19 May Increase Your Profits With Our Menu
In my experience, most new clients don’t know if they have a good menu at first. That’s OK. It happens all the time that we get comfortable with our business and stop paying attention to every item we’re selling, or the changing prices of parts.
Or, if you’ve made the jump from Service Advisor to Service Manager you might forget to keep an eye on what your competitors are charging.
But, if all the guys in the neighborhood have changed their prices, it will affect your business. Some new clients tell me they got bogged down working on a menu for months and it never got finished. Some don’t even have one.
This all leads to one major downfall—losing money. If you don’t have a menu, customer’s don’t know what’s available. If your menu is too long or outdated, sales will be lost and profits lessened. If you’re not familiar with what the other guys are doing, you can lose customers altogether.
So, the very first thing you need to do is begin making a strong relationship with your parts manager. See parts managers are trained to think inside the box because inventory is a mathematical formula, there is no gray area. But, as a service manager you have to think a little differently because you’re playing the laws of averages. Take your parts manager to lunch and begin a dialogue so you can work smoothly together moving forward as you figure out your menu.
Then, tackle these six things to ensure you create a menu that’s going to increase your ELR.
- Have a clear idea of what you want to sell. Begin by collecting information like: Do you have in-house products? What does the manufacturer recommend? What do you want to supplement that with? What services do you sell? Get clarity there, then remember to keep it simple and get really good at selling one thing at a time, or pick five to get your guys working on selling. Remember, success is attracted to simplicity.
- Know the true cost of all the parts involved. One big problem I see when it comes to creating menus with clients is, they think they know what things cost, but often they do not. So they wind up selling services, but not based on the true cost of the parts. That’s a recipe for disaster. Keep in mind that every part you don’t sell is a lost sale. Ask your new best friend, the parts manager, to make a one-sheet with everything you want to sell.

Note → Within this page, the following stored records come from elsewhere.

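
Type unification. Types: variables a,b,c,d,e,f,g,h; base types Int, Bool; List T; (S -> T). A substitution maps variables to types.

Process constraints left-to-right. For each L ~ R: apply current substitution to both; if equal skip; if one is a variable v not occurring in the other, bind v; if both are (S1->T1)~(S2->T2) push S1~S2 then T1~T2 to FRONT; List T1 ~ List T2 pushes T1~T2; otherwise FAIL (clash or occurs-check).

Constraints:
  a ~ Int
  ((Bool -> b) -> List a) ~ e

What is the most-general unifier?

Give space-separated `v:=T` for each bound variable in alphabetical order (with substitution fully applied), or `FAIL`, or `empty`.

step 1: unify a ~ Int  [subst: {-} | 1 pending]
  bind a := Int
step 2: unify ((Bool -> b) -> List Int) ~ e  [subst: {a:=Int} | 0 pending]
  bind e := ((Bool -> b) -> List Int)

Answer: a:=Int e:=((Bool -> b) -> List Int)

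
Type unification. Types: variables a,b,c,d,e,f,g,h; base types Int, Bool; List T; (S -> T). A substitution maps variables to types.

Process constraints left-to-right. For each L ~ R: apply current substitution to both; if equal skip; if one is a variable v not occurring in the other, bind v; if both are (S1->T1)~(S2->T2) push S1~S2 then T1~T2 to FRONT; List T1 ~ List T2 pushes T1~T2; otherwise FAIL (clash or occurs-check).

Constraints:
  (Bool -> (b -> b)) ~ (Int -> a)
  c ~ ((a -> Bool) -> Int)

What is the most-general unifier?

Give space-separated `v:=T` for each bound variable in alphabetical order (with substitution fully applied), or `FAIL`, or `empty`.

step 1: unify (Bool -> (b -> b)) ~ (Int -> a)  [subst: {-} | 1 pending]
  -> decompose arrow: push Bool~Int, (b -> b)~a
step 2: unify Bool ~ Int  [subst: {-} | 2 pending]
  clash: Bool vs Int

Answer: FAIL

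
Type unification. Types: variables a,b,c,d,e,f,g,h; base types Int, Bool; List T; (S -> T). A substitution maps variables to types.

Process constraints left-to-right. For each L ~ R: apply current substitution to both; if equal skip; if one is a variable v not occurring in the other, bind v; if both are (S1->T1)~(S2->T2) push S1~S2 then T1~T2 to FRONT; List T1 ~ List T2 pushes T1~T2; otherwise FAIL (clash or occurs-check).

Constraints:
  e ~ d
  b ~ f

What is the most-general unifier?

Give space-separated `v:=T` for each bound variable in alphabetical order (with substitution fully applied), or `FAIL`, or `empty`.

step 1: unify e ~ d  [subst: {-} | 1 pending]
  bind e := d
step 2: unify b ~ f  [subst: {e:=d} | 0 pending]
  bind b := f

Answer: b:=f e:=d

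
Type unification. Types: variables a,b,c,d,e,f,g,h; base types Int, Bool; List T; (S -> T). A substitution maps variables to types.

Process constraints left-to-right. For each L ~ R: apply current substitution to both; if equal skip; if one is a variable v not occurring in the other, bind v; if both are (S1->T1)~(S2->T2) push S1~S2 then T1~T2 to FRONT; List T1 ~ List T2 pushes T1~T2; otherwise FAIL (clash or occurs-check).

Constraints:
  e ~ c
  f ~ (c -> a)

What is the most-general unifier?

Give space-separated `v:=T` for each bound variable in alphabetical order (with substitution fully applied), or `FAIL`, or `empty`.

Answer: e:=c f:=(c -> a)

Derivation:
step 1: unify e ~ c  [subst: {-} | 1 pending]
  bind e := c
step 2: unify f ~ (c -> a)  [subst: {e:=c} | 0 pending]
  bind f := (c -> a)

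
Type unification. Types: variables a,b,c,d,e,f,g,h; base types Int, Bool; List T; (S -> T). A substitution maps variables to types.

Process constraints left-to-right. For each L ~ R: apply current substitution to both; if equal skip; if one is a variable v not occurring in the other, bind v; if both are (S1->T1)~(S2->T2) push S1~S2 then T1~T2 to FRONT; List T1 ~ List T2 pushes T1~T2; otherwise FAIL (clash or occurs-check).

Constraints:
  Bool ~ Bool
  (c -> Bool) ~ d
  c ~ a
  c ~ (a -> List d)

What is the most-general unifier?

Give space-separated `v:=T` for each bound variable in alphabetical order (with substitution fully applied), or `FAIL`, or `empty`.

step 1: unify Bool ~ Bool  [subst: {-} | 3 pending]
  -> identical, skip
step 2: unify (c -> Bool) ~ d  [subst: {-} | 2 pending]
  bind d := (c -> Bool)
step 3: unify c ~ a  [subst: {d:=(c -> Bool)} | 1 pending]
  bind c := a
step 4: unify a ~ (a -> List (a -> Bool))  [subst: {d:=(c -> Bool), c:=a} | 0 pending]
  occurs-check fail: a in (a -> List (a -> Bool))

Answer: FAIL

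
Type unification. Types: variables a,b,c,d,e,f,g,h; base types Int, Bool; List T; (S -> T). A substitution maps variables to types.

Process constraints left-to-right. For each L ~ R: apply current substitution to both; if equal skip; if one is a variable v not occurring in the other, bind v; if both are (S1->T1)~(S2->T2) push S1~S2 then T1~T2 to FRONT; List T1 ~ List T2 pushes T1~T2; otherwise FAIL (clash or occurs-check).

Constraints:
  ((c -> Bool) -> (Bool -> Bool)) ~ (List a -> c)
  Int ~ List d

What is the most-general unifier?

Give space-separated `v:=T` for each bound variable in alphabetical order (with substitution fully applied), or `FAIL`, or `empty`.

Answer: FAIL

Derivation:
step 1: unify ((c -> Bool) -> (Bool -> Bool)) ~ (List a -> c)  [subst: {-} | 1 pending]
  -> decompose arrow: push (c -> Bool)~List a, (Bool -> Bool)~c
step 2: unify (c -> Bool) ~ List a  [subst: {-} | 2 pending]
  clash: (c -> Bool) vs List a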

- Get accurate labor times. We see menus where guys are getting paid two and a half hours for an alignment when it only takes 20 minutes. We’re trying to establish a cost that is competitive in the marketplace. If you don’t have top level machines get with your chemical supplier, or go out and find one, because they’ll work a deal with you and bring in the newest, coolest machines. They’ll be fast and your guys will make a lot of money with them.
- Get some market Data (Market survey). Make some phone calls to local shops to determine the prices parts and services are selling for. Understand what’s out there and position yourself with the higher range. You don’t want to be priced with the lowest level shops. Once you find out what the market range is, then talk to your advisors and frame them with the market data and explain why and how you’re going to position yourselves.
- Have a target Effective Labor Rate (ELR). You must be able to understand what ELR you need to create profit, and a lot of it because you may lose money on things like the oil change, the brakes, maybe even the batteries. So you have to pick a high target Effective Labor Rate to balance your profitability.
- Work backwards from the sale amount. This is important because the first thing you have to ask yourself is, “What do I believe I can sell this for?” With this tool we have you plug in the sale amount, and it subtracts the parts plus the parts bump from the sale amount, and it takes whatever’s left and divides it by the labor hours. Then it spits out the ELR. We have a spreadsheet that will do this for you. Click here to find it.
To wrap up, it’s worth it to take the time to make sure your menu is as good as it can be, and with these tips it shouldn’t be hard or take too long. Gather your team, and your parts manager, and begin the research that will help you get the information you need.